Festival de música do Parque Piauí (1975-1984)

“Mais um Festival Musical – Parque Piauí: Estão em franco andamento os trabalhos de preparação do 6º festival de música Popular do Parque Piauí – FESPAPI”. (detalhe do Jornal dos Bairros de junho de 1980)

Por cerca de dez anos, aconteceu na Zona Sul de Teresina o Festival de Música do Parque Piauí (FESPAPI). Apesar de se situar em um período conturbado da história do Brasil, o evento foi organizado por estudantes secundaristas (Ensino Médio) e por professores. Um dos nomes que se destacou à frente do evento foi o de Francisco das Chagas Venâncio, um professor de matemática.

A primeira edição do Festival de Música, que aconteceu na associação dos moradores do bairro, criou em 1975 um espaço para novos compositores e intérpretes mostrarem seus trabalhos. As coisas funcionavam meio no improviso, meio na luta.

Como não havia uma aparelhagem de som oficial, usava-se a das bandas contratadas para todos que participavam do Festival, inclusive nas fases do concurso de músicas autorais. O auditório, por sua vez, era montado com as cadeiras de uma escola do bairro (Colégio Professor Madeira). Os artistas se viravam do jeito que podiam, alguns equipamentos eram feitos à mão.

As edições seguintes do FESPAPI saíram do espaço da associação dos moradores, que era uma casa residencial, para ocuparem o prédio do CSU – Centro Social Urbano.

Em 1975, o bairro não tinha feito nem sequer dez anos de existência. Inaugurado em 1968, o Parque Piauí foi um dos primeiros conjuntos da Cohab (Companhia Habitacional) da cidade. Logo de início, já veio marcado como um bairro proletário e com varias dificuldades na ocupação devido à falta de infraestrutura. Além disso, entre o conjunto e o centro da cidade, havia cerca de 7 km cheios de “espaços vazios”, o que causava um distanciamento da população com as outras partes de Teresina.

E foi com todos esses problemas de infraestrutura e de isolamento, além do fato de estarem no meio de uma ditadura (1964-1985), que a população se juntou para fazer um festival de música e movimentar culturalmente a cidade. As canções tratavam do contexto do país à época, falavam sobre política, repressão. Usavam-se da arte como forma de protesto e luta.

Na sétima edição (1981), gravaram um disco de vinil com as músicas vencedoras do concurso que se desenvolvia durante o festival. Outras canções, entretanto, não conseguiram chegar até os dias de hoje e se perderam no tempo sem um registro em áudio.

Em 1984, o FESPAPI teve sua última edição e se despediu do cenário cultural de Teresina após ter aberto as portas para inúmeros artistas ao longo desses 10 anos em que esteve em atividade.

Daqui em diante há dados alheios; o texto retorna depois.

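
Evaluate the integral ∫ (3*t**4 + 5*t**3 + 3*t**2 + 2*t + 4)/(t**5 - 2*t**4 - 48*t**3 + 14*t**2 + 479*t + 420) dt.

Factor the denominator: (t - 7)*(t - 4)*(t + 1)*(t + 3)*(t + 5).
Partial-fraction decomposition: 1319/(864*(t + 5)) - 19/(40*(t + 3)) + 3/(320*(t + 1)) - 164/(135*(t - 4)) + 9083/(2880*(t - 7)).
Integrate each term: A/(t−a) contributes A·log|t−a|.

9083*log(t - 7)/2880 - 164*log(t - 4)/135 + 3*log(t + 1)/320 - 19*log(t + 3)/40 + 1319*log(t + 5)/864 + C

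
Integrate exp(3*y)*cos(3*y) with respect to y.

exp(3*y)*sin(3*y)/6 + exp(3*y)*cos(3*y)/6 + C

Let I denote the integral. Integrate by parts with u = cos(3*y), dv = exp(3*y) dy, so v = exp(3*y)/3: I = exp(3*y)*cos(3*y)/3 + ∫ exp(3*y)*sin(3*y) dy.
Apply parts again with u = sin(3*y), dv = exp(3*y) dy: ∫ exp(3*y)*sin(3*y) dy = exp(3*y)*sin(3*y)/3 − I. Substituting back brings back I: I = exp(3*y)*sin(3*y)/3 + exp(3*y)*cos(3*y)/3 − I.
Solving for I: (1 + 1)·I equals the remaining terms, so I = (1/2)·(exp(3*y)*sin(3*y)/3 + exp(3*y)*cos(3*y)/3).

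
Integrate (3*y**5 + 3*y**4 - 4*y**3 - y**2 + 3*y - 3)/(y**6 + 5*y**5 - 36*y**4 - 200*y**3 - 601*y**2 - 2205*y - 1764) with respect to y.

5111*log(y - 7)/6496 + log(y + 1)/480 - 21*log(y + 4)/25 + 13973*log(y + 7)/4872 + 531*log(y**2 + 9)/5800 - 763*atan(y/3)/2900 + C

Factor the denominator: (y - 7)*(y + 1)*(y + 4)*(y + 7)*(y**2 + 9).
Partial-fraction decomposition: 3*(177*y - 763)/(2900*(y**2 + 9)) + 13973/(4872*(y + 7)) - 21/(25*(y + 4)) + 1/(480*(y + 1)) + 5111/(6496*(y - 7)).
Integrate each term; A/(y−a) gives A·log|y−a|; the (By+D)/(y²+p²) term gives a log and an atan.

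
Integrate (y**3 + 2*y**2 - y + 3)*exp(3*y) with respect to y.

(9*y**3 + 9*y**2 - 15*y + 32)*exp(3*y)/27 + C

Use integration by parts with u = y**3 + 2*y**2 - y + 3, dv = exp(3*y) dy, so v = exp(3*y)/3.
Apply parts 3 times (tabular method): alternate signs, differentiate u down to 0, integrate dv up.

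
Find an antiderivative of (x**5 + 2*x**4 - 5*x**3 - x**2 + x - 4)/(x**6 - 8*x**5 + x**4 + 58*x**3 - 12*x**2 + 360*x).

Factor the denominator: x*(x - 6)*(x - 5)*(x + 3)*(x**2 + 4).
Partial-fraction decomposition: -(717*x - 4738)/(15080*(x**2 + 4)) - 19/(1404*(x + 3)) - 1863/(580*(x - 5)) + 4627/(1080*(x - 6)) - 1/(90*x).
Integrate each term; A/(x−a) gives A·log|x−a|; the (Bx+D)/(x²+p²) term gives a log and an atan.

-log(x)/90 + 4627*log(x - 6)/1080 - 1863*log(x - 5)/580 - 19*log(x + 3)/1404 - 717*log(x**2 + 4)/30160 + 2369*atan(x/2)/15080 + C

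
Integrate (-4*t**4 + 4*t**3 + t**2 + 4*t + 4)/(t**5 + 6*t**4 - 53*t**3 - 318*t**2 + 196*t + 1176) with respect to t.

-209*log(t - 7)/210 + log(t - 2)/90 - 2*log(t + 2)/15 + 29*log(t + 6)/2 - 10951*log(t + 7)/630 + C

Factor the denominator: (t - 7)*(t - 2)*(t + 2)*(t + 6)*(t + 7).
Partial-fraction decomposition: -10951/(630*(t + 7)) + 29/(2*(t + 6)) - 2/(15*(t + 2)) + 1/(90*(t - 2)) - 209/(210*(t - 7)).
Integrate each term: A/(t−a) contributes A·log|t−a|.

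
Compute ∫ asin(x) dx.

Use integration by parts with u = arcsin(x), dv = dx.
Then du = 1/sqrt(-x**2 + 1) dx.

x*asin(x) + sqrt(-x**2 + 1) + C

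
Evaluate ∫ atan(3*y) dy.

y*atan(3*y) - log(9*y**2 + 1)/6 + C

Use integration by parts with u = arctan(3*y), dv = dy.
Then du = 3/(9*y**2 + 1) dy.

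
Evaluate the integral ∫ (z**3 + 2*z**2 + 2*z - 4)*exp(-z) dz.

Use integration by parts with u = z**3 + 2*z**2 + 2*z - 4, dv = exp(-z) dz, so v = -exp(-z).
Apply parts 3 times (tabular method): alternate signs, differentiate u down to 0, integrate dv up.

(-z**3 - 5*z**2 - 12*z - 8)*exp(-z) + C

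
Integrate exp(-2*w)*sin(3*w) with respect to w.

-2*exp(-2*w)*sin(3*w)/13 - 3*exp(-2*w)*cos(3*w)/13 + C

Let I denote the integral. Integrate by parts with u = sin(3*w), dv = exp(-2*w) dw, so v = -exp(-2*w)/2: I = -exp(-2*w)*sin(3*w)/2 + (3/2)·∫ exp(-2*w)*cos(3*w) dw.
Apply parts again with u = cos(3*w), dv = exp(-2*w) dw: ∫ exp(-2*w)*cos(3*w) dw = -exp(-2*w)*cos(3*w)/2 − (3/2)·I. Substituting back brings back I: I = -exp(-2*w)*sin(3*w)/2 - 3*exp(-2*w)*cos(3*w)/4 − (9/4)·I.
Solving for I: (1 + 9/4)·I equals the remaining terms, so I = (4/13)·(-exp(-2*w)*sin(3*w)/2 - 3*exp(-2*w)*cos(3*w)/4).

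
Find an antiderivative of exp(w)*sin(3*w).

Let I denote the integral. Integrate by parts with u = sin(3*w), dv = exp(w) dw, so v = exp(w): I = exp(w)*sin(3*w) − 3·∫ exp(w)*cos(3*w) dw.
Apply parts again with u = cos(3*w), dv = exp(w) dw: ∫ exp(w)*cos(3*w) dw = exp(w)*cos(3*w) + 3·I. Substituting back brings back I: I = exp(w)*sin(3*w) - 3*exp(w)*cos(3*w) − 9·I.
Solving for I: (1 + 9)·I equals the remaining terms, so I = (1/10)·(exp(w)*sin(3*w) - 3*exp(w)*cos(3*w)).

exp(w)*sin(3*w)/10 - 3*exp(w)*cos(3*w)/10 + C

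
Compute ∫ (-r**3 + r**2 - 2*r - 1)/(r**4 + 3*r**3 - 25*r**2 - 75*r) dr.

Factor the denominator: r*(r - 5)*(r + 3)*(r + 5).
Partial-fraction decomposition: -159/(100*(r + 5)) + 41/(48*(r + 3)) - 111/(400*(r - 5)) + 1/(75*r).
Integrate each term: A/(r−a) contributes A·log|r−a|.

log(r)/75 - 111*log(r - 5)/400 + 41*log(r + 3)/48 - 159*log(r + 5)/100 + C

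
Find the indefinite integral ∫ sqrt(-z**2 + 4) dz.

z*sqrt(-z**2 + 4)/2 + 2*asin(z/2) + C

Substitute z = 2·sin(θ), so dz = 2·cos(θ) dθ and the radical becomes sqrt(-z**2 + 4) = 2·cos(θ) by the Pythagorean identity.
Integrate the resulting trig expression in θ, then back-substitute θ = asin(z/2), sin(θ) = z/2, cos(θ) = sqrt(-z**2 + 4)/2 (absorbing any constant into C).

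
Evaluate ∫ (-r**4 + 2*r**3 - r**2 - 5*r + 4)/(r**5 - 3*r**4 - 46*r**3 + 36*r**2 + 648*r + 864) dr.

-63677*log(r - 6)/129600 - 11*log(r + 2)/64 + 125*log(r + 3)/81 - 47*log(r + 4)/25 + 463/(360*r - 2160) + C

Factor the denominator: (r - 6)**2*(r + 2)*(r + 3)*(r + 4).
Partial-fraction decomposition: -47/(25*(r + 4)) + 125/(81*(r + 3)) - 11/(64*(r + 2)) - 63677/(129600*(r - 6)) - 463/(360*(r - 6)**2).
Integrate each term; A/(r−a) gives A·log|r−a|; A/(r−a)² gives −A/(r−a).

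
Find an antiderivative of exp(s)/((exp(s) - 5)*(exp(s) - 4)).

Let u = e^s, du = e^s ds.
The integral becomes ∫ du/((u-5)(u-4)); decompose into partial fractions.

log(exp(s) - 5) - log(exp(s) - 4) + C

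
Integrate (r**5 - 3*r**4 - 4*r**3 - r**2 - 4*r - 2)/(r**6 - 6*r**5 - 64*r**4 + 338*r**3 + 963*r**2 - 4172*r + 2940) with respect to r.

86291*log(r - 7)/135200 - 31*log(r - 2)/700 + 13*log(r - 1)/1512 - 4507*log(r + 5)/6048 + 5407*log(r + 6)/4732 - 8153/(4680*r - 32760) + C

Factor the denominator: (r - 7)**2*(r - 2)*(r - 1)*(r + 5)*(r + 6).
Partial-fraction decomposition: 5407/(4732*(r + 6)) - 4507/(6048*(r + 5)) + 13/(1512*(r - 1)) - 31/(700*(r - 2)) + 86291/(135200*(r - 7)) + 8153/(4680*(r - 7)**2).
Integrate each term; A/(r−a) gives A·log|r−a|; A/(r−a)² gives −A/(r−a).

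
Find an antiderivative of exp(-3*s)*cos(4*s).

4*exp(-3*s)*sin(4*s)/25 - 3*exp(-3*s)*cos(4*s)/25 + C

Let I denote the integral. Integrate by parts with u = cos(4*s), dv = exp(-3*s) ds, so v = -exp(-3*s)/3: I = -exp(-3*s)*cos(4*s)/3 − (4/3)·∫ exp(-3*s)*sin(4*s) ds.
Apply parts again with u = sin(4*s), dv = exp(-3*s) ds: ∫ exp(-3*s)*sin(4*s) ds = -exp(-3*s)*sin(4*s)/3 + (4/3)·I. Substituting back brings back I: I = 4*exp(-3*s)*sin(4*s)/9 - exp(-3*s)*cos(4*s)/3 − (16/9)·I.
Solving for I: (1 + 16/9)·I equals the remaining terms, so I = (9/25)·(4*exp(-3*s)*sin(4*s)/9 - exp(-3*s)*cos(4*s)/3).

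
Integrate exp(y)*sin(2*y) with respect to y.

exp(y)*sin(2*y)/5 - 2*exp(y)*cos(2*y)/5 + C

Let I denote the integral. Integrate by parts with u = sin(2*y), dv = exp(y) dy, so v = exp(y): I = exp(y)*sin(2*y) − 2·∫ exp(y)*cos(2*y) dy.
Apply parts again with u = cos(2*y), dv = exp(y) dy: ∫ exp(y)*cos(2*y) dy = exp(y)*cos(2*y) + 2·I. Substituting back brings back I: I = exp(y)*sin(2*y) - 2*exp(y)*cos(2*y) − 4·I.
Solving for I: (1 + 4)·I equals the remaining terms, so I = (1/5)·(exp(y)*sin(2*y) - 2*exp(y)*cos(2*y)).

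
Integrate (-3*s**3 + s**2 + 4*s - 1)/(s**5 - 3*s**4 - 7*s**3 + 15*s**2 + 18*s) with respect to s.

Factor the denominator: s*(s - 3)**2*(s + 1)*(s + 2).
Partial-fraction decomposition: 19/(50*(s + 2)) + 1/(16*(s + 1)) - 1393/(3600*(s - 3)) - 61/(60*(s - 3)**2) - 1/(18*s).
Integrate each term; A/(s−a) gives A·log|s−a|; A/(s−a)² gives −A/(s−a).

-log(s)/18 - 1393*log(s - 3)/3600 + log(s + 1)/16 + 19*log(s + 2)/50 + 61/(60*s - 180) + C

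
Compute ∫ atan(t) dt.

t*atan(t) - log(t**2 + 1)/2 + C

Use integration by parts with u = arctan(t), dv = dt.
Then du = 1/(t**2 + 1) dt.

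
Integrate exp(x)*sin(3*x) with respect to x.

exp(x)*sin(3*x)/10 - 3*exp(x)*cos(3*x)/10 + C

Let I denote the integral. Integrate by parts with u = sin(3*x), dv = exp(x) dx, so v = exp(x): I = exp(x)*sin(3*x) − 3·∫ exp(x)*cos(3*x) dx.
Apply parts again with u = cos(3*x), dv = exp(x) dx: ∫ exp(x)*cos(3*x) dx = exp(x)*cos(3*x) + 3·I. Substituting back brings back I: I = exp(x)*sin(3*x) - 3*exp(x)*cos(3*x) − 9·I.
Solving for I: (1 + 9)·I equals the remaining terms, so I = (1/10)·(exp(x)*sin(3*x) - 3*exp(x)*cos(3*x)).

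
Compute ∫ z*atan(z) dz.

Use integration by parts with u = arctan(z), dv = z dz.
Then du = 1/(z**2 + 1) dz.

z**2*atan(z)/2 - z/2 + atan(z)/2 + C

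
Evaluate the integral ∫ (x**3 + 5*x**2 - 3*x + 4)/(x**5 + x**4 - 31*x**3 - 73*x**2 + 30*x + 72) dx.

Factor the denominator: (x - 6)*(x - 1)*(x + 1)*(x + 3)*(x + 4).
Partial-fraction decomposition: 16/(75*(x + 4)) - 31/(72*(x + 3)) + 11/(84*(x + 1)) - 7/(200*(x - 1)) + 191/(1575*(x - 6)).
Integrate each term: A/(x−a) contributes A·log|x−a|.

191*log(x - 6)/1575 - 7*log(x - 1)/200 + 11*log(x + 1)/84 - 31*log(x + 3)/72 + 16*log(x + 4)/75 + C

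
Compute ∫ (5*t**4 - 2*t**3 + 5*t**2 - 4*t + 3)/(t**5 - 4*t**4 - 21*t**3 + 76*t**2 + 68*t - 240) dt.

2983*log(t - 5)/378 - 387*log(t - 3)/70 + 79*log(t - 2)/72 - 127*log(t + 2)/280 + 1507*log(t + 4)/756 + C

Factor the denominator: (t - 5)*(t - 3)*(t - 2)*(t + 2)*(t + 4).
Partial-fraction decomposition: 1507/(756*(t + 4)) - 127/(280*(t + 2)) + 79/(72*(t - 2)) - 387/(70*(t - 3)) + 2983/(378*(t - 5)).
Integrate each term: A/(t−a) contributes A·log|t−a|.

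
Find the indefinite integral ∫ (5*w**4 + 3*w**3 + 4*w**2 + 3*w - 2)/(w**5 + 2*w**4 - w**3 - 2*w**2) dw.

Factor the denominator: w**2*(w - 1)*(w + 1)*(w + 2).
Partial-fraction decomposition: 16/(3*(w + 2)) - 1/(2*(w + 1)) + 13/(6*(w - 1)) - 2/w + w**(-2).
Integrate each term; A/(w−a) gives A·log|w−a|; A/(w−a)² gives −A/(w−a).

-2*log(w) + 13*log(w - 1)/6 - log(w + 1)/2 + 16*log(w + 2)/3 - 1/w + C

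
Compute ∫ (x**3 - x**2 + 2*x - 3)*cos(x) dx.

Use integration by parts with u = x**3 - x**2 + 2*x - 3, dv = cos(x) dx, so v = sin(x).
Apply parts 3 times (tabular method): alternate signs, differentiate u down to 0, integrate dv up.

x**3*sin(x) - x**2*sin(x) + 3*x**2*cos(x) - 4*x*sin(x) - 2*x*cos(x) - sin(x) - 4*cos(x) + C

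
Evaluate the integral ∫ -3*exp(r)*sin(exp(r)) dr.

3*cos(exp(r)) + C

Let u = exp(r), so du = (exp(r)) dr.
Rewriting, the integral becomes -3·∫ sin(u) du = -3·-cos(u).
Substituting back, u = exp(r).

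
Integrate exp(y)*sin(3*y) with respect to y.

exp(y)*sin(3*y)/10 - 3*exp(y)*cos(3*y)/10 + C

Let I denote the integral. Integrate by parts with u = sin(3*y), dv = exp(y) dy, so v = exp(y): I = exp(y)*sin(3*y) − 3·∫ exp(y)*cos(3*y) dy.
Apply parts again with u = cos(3*y), dv = exp(y) dy: ∫ exp(y)*cos(3*y) dy = exp(y)*cos(3*y) + 3·I. Substituting back brings back I: I = exp(y)*sin(3*y) - 3*exp(y)*cos(3*y) − 9·I.
Solving for I: (1 + 9)·I equals the remaining terms, so I = (1/10)·(exp(y)*sin(3*y) - 3*exp(y)*cos(3*y)).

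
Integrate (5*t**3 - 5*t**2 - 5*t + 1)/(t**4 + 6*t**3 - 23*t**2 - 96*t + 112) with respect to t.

221*log(t - 4)/264 + log(t - 1)/30 - 379*log(t + 4)/120 + 481*log(t + 7)/66 + C

Factor the denominator: (t - 4)*(t - 1)*(t + 4)*(t + 7).
Partial-fraction decomposition: 481/(66*(t + 7)) - 379/(120*(t + 4)) + 1/(30*(t - 1)) + 221/(264*(t - 4)).
Integrate each term: A/(t−a) contributes A·log|t−a|.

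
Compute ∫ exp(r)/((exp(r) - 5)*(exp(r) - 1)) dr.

log(exp(r) - 5)/4 - log(exp(r) - 1)/4 + C

Let u = e^r, du = e^r dr.
The integral becomes ∫ du/((u-1)(u-5)); decompose into partial fractions.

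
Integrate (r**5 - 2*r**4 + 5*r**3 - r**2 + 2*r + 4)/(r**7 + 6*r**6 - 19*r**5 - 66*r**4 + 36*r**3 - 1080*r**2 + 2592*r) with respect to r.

log(r)/648 + 207*log(r - 4)/5000 - 11*log(r - 2)/832 - 35893*log(r + 6)/648000 + 1877*log(r**2 + 9)/146250 - 776*atan(r/3)/658125 - 2873/(5400*r + 32400) + C

Factor the denominator: r*(r - 4)*(r - 2)*(r + 6)**2*(r**2 + 9).
Partial-fraction decomposition: (5631*r - 776)/(219375*(r**2 + 9)) - 35893/(648000*(r + 6)) + 2873/(5400*(r + 6)**2) - 11/(832*(r - 2)) + 207/(5000*(r - 4)) + 1/(648*r).
Integrate each term; A/(r−a) gives A·log|r−a|; the (Br+D)/(r²+p²) term gives a log and an atan.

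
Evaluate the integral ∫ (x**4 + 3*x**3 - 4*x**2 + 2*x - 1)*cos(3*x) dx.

Use integration by parts with u = x**4 + 3*x**3 - 4*x**2 + 2*x - 1, dv = cos(3*x) dx, so v = sin(3*x)/3.
Apply parts 4 times (tabular method): alternate signs, differentiate u down to 0, integrate dv up.

x**4*sin(3*x)/3 + x**3*sin(3*x) + 4*x**3*cos(3*x)/9 - 16*x**2*sin(3*x)/9 + x**2*cos(3*x) - 32*x*cos(3*x)/27 + 5*sin(3*x)/81 + C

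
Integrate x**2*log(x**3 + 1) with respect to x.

Let u = x**3 + 1, so du = (3*x**2) dx.
The integral becomes (1/3)·∫ log(u) du; integrate by parts with u′=log(u), dv′=du.

x**3*log(x**3 + 1)/3 - x**3/3 + log(x**3 + 1)/3 + C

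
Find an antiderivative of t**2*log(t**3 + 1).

Let u = t**3 + 1, so du = (3*t**2) dt.
The integral becomes (1/3)·∫ log(u) du; integrate by parts with u′=log(u), dv′=du.

t**3*log(t**3 + 1)/3 - t**3/3 + log(t**3 + 1)/3 + C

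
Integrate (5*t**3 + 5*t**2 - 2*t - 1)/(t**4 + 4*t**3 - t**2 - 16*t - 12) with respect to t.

11*log(t - 2)/12 - log(t + 1)/6 - 17*log(t + 2)/4 + 17*log(t + 3)/2 + C

Factor the denominator: (t - 2)*(t + 1)*(t + 2)*(t + 3).
Partial-fraction decomposition: 17/(2*(t + 3)) - 17/(4*(t + 2)) - 1/(6*(t + 1)) + 11/(12*(t - 2)).
Integrate each term: A/(t−a) contributes A·log|t−a|.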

O Festival de Música do Parque Piauí, hoje, sobrevive em algumas fotos, citações em currículos artísticos, referências em jornais da época, em um ou outro trabalho acadêmico (só encontrei quatro pela internet). A cada ano que passa, as histórias orais sobre o Festival, aos poucos, vão se perdendo. A memória, hoje, é resistência.

Fontes

A cidade e a música popular: Teresina e os espaços de prática musical nos anos 1980 (Hermano Carvalho Medeiros). Revista Vozes, Pretéritos & Devir.

Dissonâncias saborosas: As identidades juvenis em Teresina entre a Cajuína e a Coca-cola (Paulo Ricardo Muniz Silva e Edwar de Alencar Castelo Branco). In História & Música Popular. Editora Gráfica da UFPI.

Genealogia, morfologia, dinâmicas e produtos do rock independente de Teresina no início do século XXI (Thiago Meneses Alves). Tese de Doutorado, Faculdade de Letras da Universidade do Porto.

Nas margens da modernidade: música e percursos de memória em Teresina (anos 1980) (Fernando Muratori Costa). Tese de doutorado em História do Instituto de Ciências Humanas e Filosofia da Universidade Federal Fluminense. 2019.

A produção do espaço urbano e a moradia popular em Teresina (PI) (Ângela Oliveira Vieira e Antonio CardosoFaçanha). XVIII Encontro Nacional de Geógrafos: A construção do Brasil: geografia, ação política e democracia. 2016, São Luís/MA.